Page 1 of 1

Nagios slave keeps exiting/crashing

Posted: Mon Jul 30, 2012 1:33 am
by nocturnal
I have a nagios slave server in a remote network that consists of a bare bones, up 2 date, Debian squeeze with nagios core 3.2.1. It has worked fine for years before I started working here. About two weeks ago I noticed the original sysadmin had setup a watchdog script that periodically checks if the nagios daemon is running and restarts it.

I noticed this because suddenly the nagios process had started exiting and the watchdog script e-mails operations each time it has to start the daemon.

This continued with at least one unscheduled restart of nagios each day. I've activated debug logging but it fills up so quickly that I only have one reference, which is from this morning when the cron e-mail arrived at 08:10 to tell me the nagios server process was down and had been started by the script.

Code: Select all

[Mon Jul 30 08:09:44 2012.951684] [001.0] [pid=25295] process_macros()
[Mon Jul 30 08:09:44 2012.951799] [001.0] [pid=25295] process_macros()
[Mon Jul 30 08:09:44 2012.951817] [001.0] [pid=25295] process_macros()
[Mon Jul 30 08:09:44 2012.951832] [001.0] [pid=25295] process_macros()
[Mon Jul 30 08:09:44 2012.951848] [001.0] [pid=25295] process_macros()
[Mon Jul 30 08:09:44 2012.951863] [001.0] [pid=25295] process_macros()
[Mon Jul 30 08:10:02 2012.190888] [001.0] [pid=25378] drop_privileges() start
[Mon Jul 30 08:10:02 2012.285905] [001.0] [pid=25379] xrddefault_read_state_information() start
[Mon Jul 30 08:10:03 2012.814826] [001.0] [pid=25379] init_timing_loop() start
[Mon Jul 30 08:10:03 2012.814894] [001.0] [pid=25379] check_time_against_period()
[Mon Jul 30 08:10:03 2012.814910] [001.0] [pid=25379] check_time_against_period()
Nothing remarkable. Same situation in the normal log, sometimes it does nothing for a period of time and then I just see it start back up. Sometimes it has a little load and then suddenly I see it start back up around the time of the cron e-mail.

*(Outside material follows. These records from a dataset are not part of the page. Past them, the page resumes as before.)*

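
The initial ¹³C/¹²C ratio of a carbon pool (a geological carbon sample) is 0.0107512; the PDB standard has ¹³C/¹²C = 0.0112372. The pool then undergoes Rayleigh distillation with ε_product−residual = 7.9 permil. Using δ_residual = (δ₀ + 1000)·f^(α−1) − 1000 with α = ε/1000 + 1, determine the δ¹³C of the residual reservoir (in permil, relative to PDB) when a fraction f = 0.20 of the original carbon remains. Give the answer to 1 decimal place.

δ₀ = (0.0107512/0.0112372 − 1)×1000 = (0.956751 − 1)×1000 = -43.249 permil
α − 1 = ε/1000 = 0.0079
f^(α−1) = 0.20^(0.0079) = 0.987366
δ_res = (-43.249 + 1000) × 0.987366 − 1000 = 944.663 − 1000 = -55.34 permil

-55.3 permil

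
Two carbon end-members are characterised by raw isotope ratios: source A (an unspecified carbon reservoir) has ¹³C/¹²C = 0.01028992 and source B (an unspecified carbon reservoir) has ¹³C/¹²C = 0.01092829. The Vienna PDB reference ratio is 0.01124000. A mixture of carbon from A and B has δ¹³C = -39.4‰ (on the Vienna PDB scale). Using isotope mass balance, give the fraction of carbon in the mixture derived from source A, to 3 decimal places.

0.205

δ_A = (0.01028992/0.01124000 − 1)×1000 = (0.915473 − 1)×1000 = -84.527‰
δ_B = (0.01092829/0.01124000 − 1)×1000 = (0.972268 − 1)×1000 = -27.732‰
f_A = (δ_mix − δ_B)/(δ_A − δ_B) = (-39.4 − (-27.732))/(-84.527 − (-27.732))
f_A = -11.668 / -56.794 = 0.2054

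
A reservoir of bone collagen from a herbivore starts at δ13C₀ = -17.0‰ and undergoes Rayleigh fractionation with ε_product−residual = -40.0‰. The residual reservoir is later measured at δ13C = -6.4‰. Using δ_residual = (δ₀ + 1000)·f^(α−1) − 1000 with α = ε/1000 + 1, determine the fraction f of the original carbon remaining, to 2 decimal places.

0.76

α − 1 = ε/1000 = -0.0400
(δ_res + 1000)/(δ₀ + 1000) = (-6.4 + 1000)/(-17.0 + 1000) = 993.6/983.0 = 1.010783
f = 1.010783^(1/-0.0400) = exp(ln(1.010783)/-0.0400) = exp(0.01073/-0.0400)
f = exp(-0.2681) = 0.7648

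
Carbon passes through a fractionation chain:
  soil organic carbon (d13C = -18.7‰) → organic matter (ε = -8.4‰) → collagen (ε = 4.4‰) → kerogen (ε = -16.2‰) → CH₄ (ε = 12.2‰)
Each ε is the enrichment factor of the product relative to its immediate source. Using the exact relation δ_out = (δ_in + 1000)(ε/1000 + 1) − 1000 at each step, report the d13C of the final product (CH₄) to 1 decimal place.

-26.8‰

step 1: δ = (-18.70 + 1000)·(-8.4/1000 + 1) − 1000 = -26.94‰
step 2: δ = (-26.94 + 1000)·(4.4/1000 + 1) − 1000 = -22.66‰
step 3: δ = (-22.66 + 1000)·(-16.2/1000 + 1) − 1000 = -38.49‰
step 4: δ = (-38.49 + 1000)·(12.2/1000 + 1) − 1000 = -26.76‰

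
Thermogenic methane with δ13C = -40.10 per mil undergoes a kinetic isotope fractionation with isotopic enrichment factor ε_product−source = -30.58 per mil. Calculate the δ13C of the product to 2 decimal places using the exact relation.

Exactly, δ_product = (δ_source + 1000)·(ε/1000 + 1) − 1000.
δ_product = (-40.10 + 1000) × (-30.58/1000 + 1) − 1000
δ_product = -69.454 per mil

-69.45 per mil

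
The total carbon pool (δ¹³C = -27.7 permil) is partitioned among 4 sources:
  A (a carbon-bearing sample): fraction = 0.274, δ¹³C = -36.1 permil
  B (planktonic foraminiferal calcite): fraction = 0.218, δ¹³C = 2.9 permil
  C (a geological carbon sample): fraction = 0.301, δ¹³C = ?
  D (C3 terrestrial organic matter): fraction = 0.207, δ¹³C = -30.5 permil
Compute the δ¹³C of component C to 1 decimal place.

-40.3 permil

Isotope mass balance: δ_bulk = Σ fᵢ·δᵢ.
-27.7 = 0.274×(-36.1) + 0.218×(2.9) + 0.301×δ_C + 0.207×(-30.5)
0.301·δ_C = -27.7 − (-15.573) = -12.127
δ_C = -12.127 / 0.301 = -40.29 permil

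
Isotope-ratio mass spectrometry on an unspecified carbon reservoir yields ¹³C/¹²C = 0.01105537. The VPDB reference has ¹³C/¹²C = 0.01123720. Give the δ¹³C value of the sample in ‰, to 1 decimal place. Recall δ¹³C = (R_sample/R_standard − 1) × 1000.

δ¹³C = (R_sample / R_standard − 1) × 1000
R_sample / R_standard = 0.01105537 / 0.01123720 = 0.983819
δ¹³C = (0.983819 − 1) × 1000 = -16.18‰

-16.2‰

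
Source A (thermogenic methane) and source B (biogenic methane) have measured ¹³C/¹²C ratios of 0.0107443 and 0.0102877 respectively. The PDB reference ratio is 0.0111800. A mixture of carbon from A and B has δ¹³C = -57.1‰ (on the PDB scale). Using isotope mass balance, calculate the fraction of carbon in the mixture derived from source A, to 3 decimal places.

δ_A = (0.0107443/0.0111800 − 1)×1000 = (0.961029 − 1)×1000 = -38.971‰
δ_B = (0.0102877/0.0111800 − 1)×1000 = (0.920188 − 1)×1000 = -79.812‰
f_A = (δ_mix − δ_B)/(δ_A − δ_B) = (-57.1 − (-79.812))/(-38.971 − (-79.812))
f_A = 22.712 / 40.841 = 0.5561

0.556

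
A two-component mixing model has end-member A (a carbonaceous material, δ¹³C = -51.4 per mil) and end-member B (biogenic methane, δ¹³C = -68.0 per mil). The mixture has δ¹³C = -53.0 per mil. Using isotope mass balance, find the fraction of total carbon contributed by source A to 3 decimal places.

δ_mix = f_A·δ_A + (1 − f_A)·δ_B  ⇒  f_A = (δ_mix − δ_B)/(δ_A − δ_B)
f_A = (-53.0 − (-68.0)) / (-51.4 − (-68.0))
f_A = 15.0 / 16.6 = 0.9036

0.904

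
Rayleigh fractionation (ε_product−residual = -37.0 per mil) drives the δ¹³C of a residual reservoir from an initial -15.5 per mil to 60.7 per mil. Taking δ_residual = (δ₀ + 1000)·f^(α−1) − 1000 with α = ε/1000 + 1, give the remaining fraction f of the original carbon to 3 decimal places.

0.133

α − 1 = ε/1000 = -0.0370
(δ_res + 1000)/(δ₀ + 1000) = (60.7 + 1000)/(-15.5 + 1000) = 1060.7/984.5 = 1.077400
f = 1.077400^(1/-0.0370) = exp(ln(1.077400)/-0.0370) = exp(0.07455/-0.0370)
f = exp(-2.0149) = 0.1333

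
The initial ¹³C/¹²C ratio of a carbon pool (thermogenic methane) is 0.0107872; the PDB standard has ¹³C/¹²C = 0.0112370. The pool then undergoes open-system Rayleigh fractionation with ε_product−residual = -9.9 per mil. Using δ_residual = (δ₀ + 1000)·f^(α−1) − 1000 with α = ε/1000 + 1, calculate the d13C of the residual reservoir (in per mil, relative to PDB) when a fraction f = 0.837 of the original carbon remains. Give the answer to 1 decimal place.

δ₀ = (0.0107872/0.0112370 − 1)×1000 = (0.959972 − 1)×1000 = -40.028 per mil
α − 1 = ε/1000 = -0.0099
f^(α−1) = 0.837^(-0.0099) = 1.001763
δ_res = (-40.028 + 1000) × 1.001763 − 1000 = 961.664 − 1000 = -38.34 per mil

-38.3 per mil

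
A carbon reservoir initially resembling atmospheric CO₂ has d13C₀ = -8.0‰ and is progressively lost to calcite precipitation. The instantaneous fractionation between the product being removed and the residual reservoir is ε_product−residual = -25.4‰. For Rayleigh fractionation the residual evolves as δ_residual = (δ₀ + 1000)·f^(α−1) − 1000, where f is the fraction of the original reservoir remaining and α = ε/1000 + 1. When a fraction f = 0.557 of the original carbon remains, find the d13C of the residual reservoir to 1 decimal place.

6.9‰

Rayleigh residual: δ_res = (δ₀ + 1000)·f^(α−1) − 1000
α = ε/1000 + 1 = 0.97460, so α − 1 = -0.02540
f^(α−1) = 0.557^(-0.02540) = 1.014975
δ_res = (-8.0 + 1000) × 1.014975 − 1000 = 1006.855 − 1000 = 6.86‰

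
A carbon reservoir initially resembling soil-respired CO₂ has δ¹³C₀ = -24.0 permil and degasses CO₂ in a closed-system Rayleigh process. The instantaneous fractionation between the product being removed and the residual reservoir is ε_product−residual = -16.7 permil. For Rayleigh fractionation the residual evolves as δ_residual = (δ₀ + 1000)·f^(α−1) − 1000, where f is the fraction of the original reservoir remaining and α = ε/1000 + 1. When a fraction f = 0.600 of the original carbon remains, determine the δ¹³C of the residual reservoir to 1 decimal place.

Rayleigh residual: δ_res = (δ₀ + 1000)·f^(α−1) − 1000
α = ε/1000 + 1 = 0.98330, so α − 1 = -0.01670
f^(α−1) = 0.600^(-0.01670) = 1.008567
δ_res = (-24.0 + 1000) × 1.008567 − 1000 = 984.362 − 1000 = -15.64 permil

-15.6 permil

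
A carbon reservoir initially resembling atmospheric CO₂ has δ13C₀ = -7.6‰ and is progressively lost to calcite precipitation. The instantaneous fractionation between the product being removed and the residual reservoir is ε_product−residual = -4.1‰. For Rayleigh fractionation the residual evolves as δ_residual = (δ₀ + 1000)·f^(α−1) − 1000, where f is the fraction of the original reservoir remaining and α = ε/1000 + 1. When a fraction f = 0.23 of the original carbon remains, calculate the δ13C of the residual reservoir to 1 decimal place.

-1.6‰

Rayleigh residual: δ_res = (δ₀ + 1000)·f^(α−1) − 1000
α = ε/1000 + 1 = 0.99590, so α − 1 = -0.00410
f^(α−1) = 0.23^(-0.00410) = 1.006044
δ_res = (-7.6 + 1000) × 1.006044 − 1000 = 998.398 − 1000 = -1.60‰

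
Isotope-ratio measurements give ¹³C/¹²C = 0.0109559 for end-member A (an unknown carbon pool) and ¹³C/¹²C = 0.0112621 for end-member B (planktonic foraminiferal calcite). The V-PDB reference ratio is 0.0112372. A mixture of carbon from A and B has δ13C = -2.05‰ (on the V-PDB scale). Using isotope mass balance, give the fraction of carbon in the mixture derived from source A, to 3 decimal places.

0.157

δ_A = (0.0109559/0.0112372 − 1)×1000 = (0.974967 − 1)×1000 = -25.033‰
δ_B = (0.0112621/0.0112372 − 1)×1000 = (1.002216 − 1)×1000 = 2.216‰
f_A = (δ_mix − δ_B)/(δ_A − δ_B) = (-2.05 − (2.216))/(-25.033 − (2.216))
f_A = -4.266 / -27.249 = 0.1566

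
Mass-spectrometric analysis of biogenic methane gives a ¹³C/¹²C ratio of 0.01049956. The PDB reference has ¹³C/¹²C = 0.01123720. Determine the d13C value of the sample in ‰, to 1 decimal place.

d13C = (R_sample / R_standard − 1) × 1000
R_sample / R_standard = 0.01049956 / 0.01123720 = 0.934357
d13C = (0.934357 − 1) × 1000 = -65.64‰

-65.6‰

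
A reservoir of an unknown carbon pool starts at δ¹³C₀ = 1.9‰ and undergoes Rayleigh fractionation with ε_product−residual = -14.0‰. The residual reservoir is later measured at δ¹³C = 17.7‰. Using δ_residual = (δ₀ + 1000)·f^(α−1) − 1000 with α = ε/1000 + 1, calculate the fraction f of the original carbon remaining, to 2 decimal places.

α − 1 = ε/1000 = -0.0140
(δ_res + 1000)/(δ₀ + 1000) = (17.7 + 1000)/(1.9 + 1000) = 1017.7/1001.9 = 1.015770
f = 1.015770^(1/-0.0140) = exp(ln(1.015770)/-0.0140) = exp(0.01565/-0.0140)
f = exp(-1.1176) = 0.3271

0.33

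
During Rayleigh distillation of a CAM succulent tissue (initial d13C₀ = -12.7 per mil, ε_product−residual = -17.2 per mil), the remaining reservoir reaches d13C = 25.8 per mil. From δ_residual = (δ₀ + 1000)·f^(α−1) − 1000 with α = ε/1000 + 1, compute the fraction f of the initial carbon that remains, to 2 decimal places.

0.11

α − 1 = ε/1000 = -0.0172
(δ_res + 1000)/(δ₀ + 1000) = (25.8 + 1000)/(-12.7 + 1000) = 1025.8/987.3 = 1.038995
f = 1.038995^(1/-0.0172) = exp(ln(1.038995)/-0.0172) = exp(0.03825/-0.0172)
f = exp(-2.2241) = 0.1082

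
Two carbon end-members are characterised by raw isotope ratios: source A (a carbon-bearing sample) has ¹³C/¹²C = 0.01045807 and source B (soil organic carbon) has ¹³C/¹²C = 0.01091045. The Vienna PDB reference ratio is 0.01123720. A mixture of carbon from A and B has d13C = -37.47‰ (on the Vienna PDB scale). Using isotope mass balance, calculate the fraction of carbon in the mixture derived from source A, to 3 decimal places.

0.208

δ_A = (0.01045807/0.01123720 − 1)×1000 = (0.930665 − 1)×1000 = -69.335‰
δ_B = (0.01091045/0.01123720 − 1)×1000 = (0.970922 − 1)×1000 = -29.078‰
f_A = (δ_mix − δ_B)/(δ_A − δ_B) = (-37.47 − (-29.078))/(-69.335 − (-29.078))
f_A = -8.392 / -40.257 = 0.2085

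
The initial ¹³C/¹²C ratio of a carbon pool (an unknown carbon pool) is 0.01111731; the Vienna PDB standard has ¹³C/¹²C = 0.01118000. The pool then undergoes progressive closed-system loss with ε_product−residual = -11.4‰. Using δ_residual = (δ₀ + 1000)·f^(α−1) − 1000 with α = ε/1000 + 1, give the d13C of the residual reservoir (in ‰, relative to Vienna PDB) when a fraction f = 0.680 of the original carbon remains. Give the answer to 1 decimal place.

δ₀ = (0.01111731/0.01118000 − 1)×1000 = (0.994393 − 1)×1000 = -5.607‰
α − 1 = ε/1000 = -0.0114
f^(α−1) = 0.680^(-0.0114) = 1.004406
δ_res = (-5.607 + 1000) × 1.004406 − 1000 = 998.774 − 1000 = -1.23‰

-1.2‰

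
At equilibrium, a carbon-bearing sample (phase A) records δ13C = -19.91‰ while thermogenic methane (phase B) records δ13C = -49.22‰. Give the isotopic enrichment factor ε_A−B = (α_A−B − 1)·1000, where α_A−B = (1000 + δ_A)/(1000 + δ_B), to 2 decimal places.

α_A−B = (1000 + -19.91) / (1000 + -49.22) = 980.09 / 950.78 = 1.030827
ε_A−B = (1.030827 − 1) × 1000 = 30.827‰
(The approximation ε ≈ δ_A − δ_B would give 29.31‰.)

30.83‰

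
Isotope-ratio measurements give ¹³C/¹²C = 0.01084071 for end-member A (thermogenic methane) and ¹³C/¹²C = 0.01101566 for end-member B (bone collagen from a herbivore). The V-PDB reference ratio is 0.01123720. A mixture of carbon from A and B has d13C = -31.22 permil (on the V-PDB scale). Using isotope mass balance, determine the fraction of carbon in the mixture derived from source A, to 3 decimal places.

0.739

δ_A = (0.01084071/0.01123720 − 1)×1000 = (0.964716 − 1)×1000 = -35.284 permil
δ_B = (0.01101566/0.01123720 − 1)×1000 = (0.980285 − 1)×1000 = -19.715 permil
f_A = (δ_mix − δ_B)/(δ_A − δ_B) = (-31.22 − (-19.715))/(-35.284 − (-19.715))
f_A = -11.505 / -15.569 = 0.7390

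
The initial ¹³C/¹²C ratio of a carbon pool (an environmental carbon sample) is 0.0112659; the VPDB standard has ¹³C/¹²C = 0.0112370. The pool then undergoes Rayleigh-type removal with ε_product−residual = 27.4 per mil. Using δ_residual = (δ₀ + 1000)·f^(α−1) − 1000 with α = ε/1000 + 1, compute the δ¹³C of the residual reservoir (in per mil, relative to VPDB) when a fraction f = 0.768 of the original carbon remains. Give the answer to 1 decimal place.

-4.7 per mil

δ₀ = (0.0112659/0.0112370 − 1)×1000 = (1.002572 − 1)×1000 = 2.572 per mil
α − 1 = ε/1000 = 0.0274
f^(α−1) = 0.768^(0.0274) = 0.992793
δ_res = (2.572 + 1000) × 0.992793 − 1000 = 995.347 − 1000 = -4.65 per mil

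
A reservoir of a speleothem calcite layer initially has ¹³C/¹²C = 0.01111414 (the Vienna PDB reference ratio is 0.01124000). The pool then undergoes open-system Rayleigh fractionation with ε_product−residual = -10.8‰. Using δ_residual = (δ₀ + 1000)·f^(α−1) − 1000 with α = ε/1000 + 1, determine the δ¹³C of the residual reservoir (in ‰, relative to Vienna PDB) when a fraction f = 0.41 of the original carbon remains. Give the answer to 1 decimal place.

-1.6‰

δ₀ = (0.01111414/0.01124000 − 1)×1000 = (0.988802 − 1)×1000 = -11.198‰
α − 1 = ε/1000 = -0.0108
f^(α−1) = 0.41^(-0.0108) = 1.009676
δ_res = (-11.198 + 1000) × 1.009676 − 1000 = 998.370 − 1000 = -1.63‰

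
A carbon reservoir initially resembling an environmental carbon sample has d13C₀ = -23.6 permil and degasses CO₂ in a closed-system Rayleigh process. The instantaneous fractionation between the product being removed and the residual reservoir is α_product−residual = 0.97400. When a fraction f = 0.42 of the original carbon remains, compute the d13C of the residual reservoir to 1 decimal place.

-1.3 permil

Rayleigh residual: δ_res = (δ₀ + 1000)·f^(α−1) − 1000
α − 1 = -0.02600
f^(α−1) = 0.42^(-0.02600) = 1.022811
δ_res = (-23.6 + 1000) × 1.022811 − 1000 = 998.673 − 1000 = -1.33 permil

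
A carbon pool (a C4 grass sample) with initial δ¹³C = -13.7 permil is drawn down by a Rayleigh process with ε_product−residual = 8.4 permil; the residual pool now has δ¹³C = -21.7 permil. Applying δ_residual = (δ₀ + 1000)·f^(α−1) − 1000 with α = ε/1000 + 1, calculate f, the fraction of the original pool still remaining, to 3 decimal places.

α − 1 = ε/1000 = 0.0084
(δ_res + 1000)/(δ₀ + 1000) = (-21.7 + 1000)/(-13.7 + 1000) = 978.3/986.3 = 0.991889
f = 0.991889^(1/0.0084) = exp(ln(0.991889)/0.0084) = exp(-0.00814/0.0084)
f = exp(-0.9695) = 0.3793

0.379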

The errors are very random, yesterday for example there was one at 00:10 and one at 00:45. The errors before were mostly once a day, at completely random times.

Never any errormessages, I can't find any core dumps.

The nagios slave is polled by the master using ssh and a special user with public keys and nagios permissions. It's a very small network and it has no more than 16 hosts and 82 services setup. Some remarkable perl scripts to monitor emc and humidity but no changes have been made to that for at least a year.

I'm out of ideas here. The only thing I can think of is that this coincided with the deployment of a new deployment system named ansible. But due to the remote location of this slave I could only use it for user/password administration and basic debian packages. No remote syslogging and no ldap login yet. So even though the nagios user can still login using its public key, and was never affected by the deployment system since I only setup the administrative users and root so far, that is the only major change done around the time of the start of failures.

Re: Nagios slave keeps exiting/crashing

Posted: Wed Aug 01, 2012 9:59 am
by nscott
Are any of the files in the nagios/var directory over 2 gigabytes?